While this is nice, I could never use something with such high latency for editing code or interactive sessions. You've just added latency all over the place. Delayed input and output plus networking across the world.
Remove the extra step going from Phone to Chromecast (plenty of phones have HDMI OR the Chromecast can run an SSH client) and this a great solution with minimal latency. Anything remotely comparable in the 80s/90s would have been totally out of reach on a student budget.
Serious (I hope!) question: how does one run the SSH client on the Chromecast? Are you proposing installing Linux on the Chromecast, or is this something available out of the box?
Totally agree with your point about HDMI, I overlooked it because my phone doesn't support it.
You can cast your whole screen from Android or a Chrome tab to Chromecast (now called Google Cast). That includes any SSH client you have running there. (There are SSH clients for both Chrome and Android)
If you look at my GGP comment, you'll see that mirroring to the Chromecast is what I initially suggested. I was specifically asking about the statement "OR the Chromecast can run an SSH client".
I suggested this because I've tried it, and it works well if you have no privileged reference frame to which you're comparing it. A new Precision with a Xeon and 32GB of ECC RAM is nice. Not necessary for the vast majority of development jobs.

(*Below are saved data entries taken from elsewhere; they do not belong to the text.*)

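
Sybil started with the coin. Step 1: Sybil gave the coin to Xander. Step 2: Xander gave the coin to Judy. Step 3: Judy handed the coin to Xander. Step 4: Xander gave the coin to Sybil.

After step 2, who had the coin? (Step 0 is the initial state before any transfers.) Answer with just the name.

Answer: Judy

Derivation:
Tracking the coin holder through step 2:
After step 0 (start): Sybil
After step 1: Xander
After step 2: Judy

At step 2, the holder is Judy.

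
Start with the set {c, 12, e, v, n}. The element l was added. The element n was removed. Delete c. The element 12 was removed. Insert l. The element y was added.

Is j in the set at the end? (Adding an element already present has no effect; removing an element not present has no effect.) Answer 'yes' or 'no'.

Answer: no

Derivation:
Tracking the set through each operation:
Start: {12, c, e, n, v}
Event 1 (add l): added. Set: {12, c, e, l, n, v}
Event 2 (remove n): removed. Set: {12, c, e, l, v}
Event 3 (remove c): removed. Set: {12, e, l, v}
Event 4 (remove 12): removed. Set: {e, l, v}
Event 5 (add l): already present, no change. Set: {e, l, v}
Event 6 (add y): added. Set: {e, l, v, y}

Final set: {e, l, v, y} (size 4)
j is NOT in the final set.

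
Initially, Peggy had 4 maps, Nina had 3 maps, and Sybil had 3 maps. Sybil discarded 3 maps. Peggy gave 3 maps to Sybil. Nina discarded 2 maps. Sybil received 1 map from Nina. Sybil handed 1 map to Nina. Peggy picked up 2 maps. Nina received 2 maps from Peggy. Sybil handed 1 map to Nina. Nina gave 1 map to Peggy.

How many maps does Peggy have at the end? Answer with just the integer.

Answer: 2

Derivation:
Tracking counts step by step:
Start: Peggy=4, Nina=3, Sybil=3
Event 1 (Sybil -3): Sybil: 3 -> 0. State: Peggy=4, Nina=3, Sybil=0
Event 2 (Peggy -> Sybil, 3): Peggy: 4 -> 1, Sybil: 0 -> 3. State: Peggy=1, Nina=3, Sybil=3
Event 3 (Nina -2): Nina: 3 -> 1. State: Peggy=1, Nina=1, Sybil=3
Event 4 (Nina -> Sybil, 1): Nina: 1 -> 0, Sybil: 3 -> 4. State: Peggy=1, Nina=0, Sybil=4
Event 5 (Sybil -> Nina, 1): Sybil: 4 -> 3, Nina: 0 -> 1. State: Peggy=1, Nina=1, Sybil=3
Event 6 (Peggy +2): Peggy: 1 -> 3. State: Peggy=3, Nina=1, Sybil=3
Event 7 (Peggy -> Nina, 2): Peggy: 3 -> 1, Nina: 1 -> 3. State: Peggy=1, Nina=3, Sybil=3
Event 8 (Sybil -> Nina, 1): Sybil: 3 -> 2, Nina: 3 -> 4. State: Peggy=1, Nina=4, Sybil=2
Event 9 (Nina -> Peggy, 1): Nina: 4 -> 3, Peggy: 1 -> 2. State: Peggy=2, Nina=3, Sybil=2

Peggy's final count: 2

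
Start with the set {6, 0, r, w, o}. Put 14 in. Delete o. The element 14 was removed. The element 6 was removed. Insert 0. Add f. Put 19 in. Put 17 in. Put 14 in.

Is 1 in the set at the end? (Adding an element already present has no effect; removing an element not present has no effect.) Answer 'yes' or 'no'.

Tracking the set through each operation:
Start: {0, 6, o, r, w}
Event 1 (add 14): added. Set: {0, 14, 6, o, r, w}
Event 2 (remove o): removed. Set: {0, 14, 6, r, w}
Event 3 (remove 14): removed. Set: {0, 6, r, w}
Event 4 (remove 6): removed. Set: {0, r, w}
Event 5 (add 0): already present, no change. Set: {0, r, w}
Event 6 (add f): added. Set: {0, f, r, w}
Event 7 (add 19): added. Set: {0, 19, f, r, w}
Event 8 (add 17): added. Set: {0, 17, 19, f, r, w}
Event 9 (add 14): added. Set: {0, 14, 17, 19, f, r, w}

Final set: {0, 14, 17, 19, f, r, w} (size 7)
1 is NOT in the final set.

Answer: no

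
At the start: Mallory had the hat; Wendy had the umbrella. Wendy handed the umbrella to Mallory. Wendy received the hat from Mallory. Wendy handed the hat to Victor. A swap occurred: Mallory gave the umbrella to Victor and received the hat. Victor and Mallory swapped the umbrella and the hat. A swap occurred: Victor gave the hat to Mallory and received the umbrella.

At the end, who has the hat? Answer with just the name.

Tracking all object holders:
Start: hat:Mallory, umbrella:Wendy
Event 1 (give umbrella: Wendy -> Mallory). State: hat:Mallory, umbrella:Mallory
Event 2 (give hat: Mallory -> Wendy). State: hat:Wendy, umbrella:Mallory
Event 3 (give hat: Wendy -> Victor). State: hat:Victor, umbrella:Mallory
Event 4 (swap umbrella<->hat: now umbrella:Victor, hat:Mallory). State: hat:Mallory, umbrella:Victor
Event 5 (swap umbrella<->hat: now umbrella:Mallory, hat:Victor). State: hat:Victor, umbrella:Mallory
Event 6 (swap hat<->umbrella: now hat:Mallory, umbrella:Victor). State: hat:Mallory, umbrella:Victor

Final state: hat:Mallory, umbrella:Victor
The hat is held by Mallory.

Answer: Mallory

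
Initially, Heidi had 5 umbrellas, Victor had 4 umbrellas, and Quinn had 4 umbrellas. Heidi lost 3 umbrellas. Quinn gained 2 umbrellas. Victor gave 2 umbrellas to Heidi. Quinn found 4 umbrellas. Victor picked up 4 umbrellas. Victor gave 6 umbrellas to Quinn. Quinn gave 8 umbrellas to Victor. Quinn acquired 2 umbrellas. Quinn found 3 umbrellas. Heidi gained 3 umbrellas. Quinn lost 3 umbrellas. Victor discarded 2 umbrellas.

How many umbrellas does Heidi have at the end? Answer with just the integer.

Tracking counts step by step:
Start: Heidi=5, Victor=4, Quinn=4
Event 1 (Heidi -3): Heidi: 5 -> 2. State: Heidi=2, Victor=4, Quinn=4
Event 2 (Quinn +2): Quinn: 4 -> 6. State: Heidi=2, Victor=4, Quinn=6
Event 3 (Victor -> Heidi, 2): Victor: 4 -> 2, Heidi: 2 -> 4. State: Heidi=4, Victor=2, Quinn=6
Event 4 (Quinn +4): Quinn: 6 -> 10. State: Heidi=4, Victor=2, Quinn=10
Event 5 (Victor +4): Victor: 2 -> 6. State: Heidi=4, Victor=6, Quinn=10
Event 6 (Victor -> Quinn, 6): Victor: 6 -> 0, Quinn: 10 -> 16. State: Heidi=4, Victor=0, Quinn=16
Event 7 (Quinn -> Victor, 8): Quinn: 16 -> 8, Victor: 0 -> 8. State: Heidi=4, Victor=8, Quinn=8
Event 8 (Quinn +2): Quinn: 8 -> 10. State: Heidi=4, Victor=8, Quinn=10
Event 9 (Quinn +3): Quinn: 10 -> 13. State: Heidi=4, Victor=8, Quinn=13
Event 10 (Heidi +3): Heidi: 4 -> 7. State: Heidi=7, Victor=8, Quinn=13
Event 11 (Quinn -3): Quinn: 13 -> 10. State: Heidi=7, Victor=8, Quinn=10
Event 12 (Victor -2): Victor: 8 -> 6. State: Heidi=7, Victor=6, Quinn=10

Heidi's final count: 7

Answer: 7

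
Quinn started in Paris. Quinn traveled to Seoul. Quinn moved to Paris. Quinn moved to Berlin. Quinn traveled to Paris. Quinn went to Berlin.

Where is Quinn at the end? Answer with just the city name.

Tracking Quinn's location:
Start: Quinn is in Paris.
After move 1: Paris -> Seoul. Quinn is in Seoul.
After move 2: Seoul -> Paris. Quinn is in Paris.
After move 3: Paris -> Berlin. Quinn is in Berlin.
After move 4: Berlin -> Paris. Quinn is in Paris.
After move 5: Paris -> Berlin. Quinn is in Berlin.

Answer: Berlin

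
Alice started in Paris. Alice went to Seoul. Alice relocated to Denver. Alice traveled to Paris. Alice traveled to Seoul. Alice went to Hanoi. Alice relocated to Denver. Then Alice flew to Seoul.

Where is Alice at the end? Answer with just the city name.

Answer: Seoul

Derivation:
Tracking Alice's location:
Start: Alice is in Paris.
After move 1: Paris -> Seoul. Alice is in Seoul.
After move 2: Seoul -> Denver. Alice is in Denver.
After move 3: Denver -> Paris. Alice is in Paris.
After move 4: Paris -> Seoul. Alice is in Seoul.
After move 5: Seoul -> Hanoi. Alice is in Hanoi.
After move 6: Hanoi -> Denver. Alice is in Denver.
After move 7: Denver -> Seoul. Alice is in Seoul.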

Compared with what? If you're stacking it up against what Western first-world developers use (macbook with an SSD and more RAM than my first dev box had HDD) then of course you're correct. That's also emphatically not the use case I was addressing.
Stop arguing from extremes. A $300 notebook is better to code on than that phone-tv-remote-machine-via-ssh setup. For a start, you can use an IDE that isn't terminal-bound. You can also code at a desk (or wherever) instead of tied to wherever your TV is, at watching-the-TV angles and postures. You're also not going to lose your session and potentially your unsaved edits because the network interrupts. Yes, you could use tmux or similar, but now you've changed the standard keyset (and screwed normal scrollback), and are increasing the requirements to entry.
A cheap notebook is also a much lower barrier to entry - in order to have your own droplet, you need to know how to set up a cloud machine and connect to it properly. That's not trivial knowledge to a newbie (nor is it relevent, unless they're coding for servers), even though us old hands can do it in our sleep. Similarly, you need a way to pay for for the online subscription.
That seems far more Heath-Robinson than even the old days of plugging a computer into the TV and saving programs on tape.
Mind you, I learnt to program BASIC before I had reliable access to a computer too, so I programmed on paper. I wouldn't reccomend it for any but the most determined student.